Although Eylea may be dosed as frequently as 2 mg every 4 weeks (approximately every 25 days, monthly), additional efficacy was not demonstrated in most patients when Eylea was dosed every 4 weeks compared to every 8 weeks. Some patients may need every 4 week (monthly) dosing after the first 12 weeks (3 months). 

Although not as effective as the recommended every 8 week dosing regimen, patients may also be treated with one dose every 12 weeks after one year of effective therapy. Patients should be assessed regularly. 

Macular Edema Following Retinal Vein Occlusion (RVO)

The recommended dose for Eylea is 2 mg (0.05 mL) administered by intravitreal injection once every 4 weeks (approximately every 25 days, monthly). 

Diabetic Macular Edema (DME) and Diabetic Retinopathy (DR) 

The recommended dose for Eylea is 2 mg (0.05 mL) administered by intravitreal injection every 4 weeks (approximately every 28 days, monthly) for the first 5 injections followed by 2 mg (0.05 mL) via intravitreal injection once every 8 weeks (2 months). 

Although Eylea may be dosed as frequently as 2 mg every 4 weeks (approximately every 25 days, monthly), additional efficacy was not demonstrated in most patients when Eylea was dosed every 4 weeks compared to every 8 weeks. Some patients may need every 4 week (monthly) dosing after the first 20 weeks (5 months). 

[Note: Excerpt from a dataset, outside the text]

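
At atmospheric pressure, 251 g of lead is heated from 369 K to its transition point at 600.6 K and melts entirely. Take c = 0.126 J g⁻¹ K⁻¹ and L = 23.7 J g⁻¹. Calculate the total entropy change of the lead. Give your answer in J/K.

Warming step: ΔS₁ = m c ln(T_tr/T_i) = 251 × 0.126 × ln(600.6/369) = 15.41 J/K.
Phase change: ΔS₂ = +mL/T_tr = 251 × 23.7 / 600.6 = 9.905 J/K.
ΔS_total = (15.41) + (9.905) = 25.3 J/K.

ΔS = 25.3 J/K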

Eylea (aflibercept) contraindications, pregnancy safety and drug interactions

Eylea is contraindicated in patients with: 

  • ocular or periocular infections, 
  • active intraocular inflammation, and
  • known hypersensitivity to aflibercept or any of the excipients in Eylea. Hypersensitivity reactions may manifest as:
    • rash,
    • pruritus,
    • urticaria,
    • severe anaphylactic/anaphylactoid reactions, or
    • severe intraocular inflammation.

Adequate and well-controlled studies with Eylea have not been conducted in pregnant women. 

There is no information regarding the presence of aflibercept in human milk, the effects of the drug on the breastfed infant, or the effects of the drug on milk production/excretion. Because many drugs are excreted in human milk, and because the potential for absorption and harm to infant growth and development exists, Eylea is not recommended during breastfeeding. The developmental and health benefits of breastfeeding should be considered along with the mother’s clinical need for Eylea and any potential adverse effects on the breastfed child from Eylea.

Females of reproductive potential are advised to use effective contraception prior to the initial dose, during treatment, and for at least 3 months after the last intravitreal injection of Eylea. 

There are no data regarding the effects of Eylea on human fertility

The safety and effectiveness of Eylea in pediatric patients have not been established.

No significant differences in efficacy or safety were seen with increasing age in patients older than 65 years of age.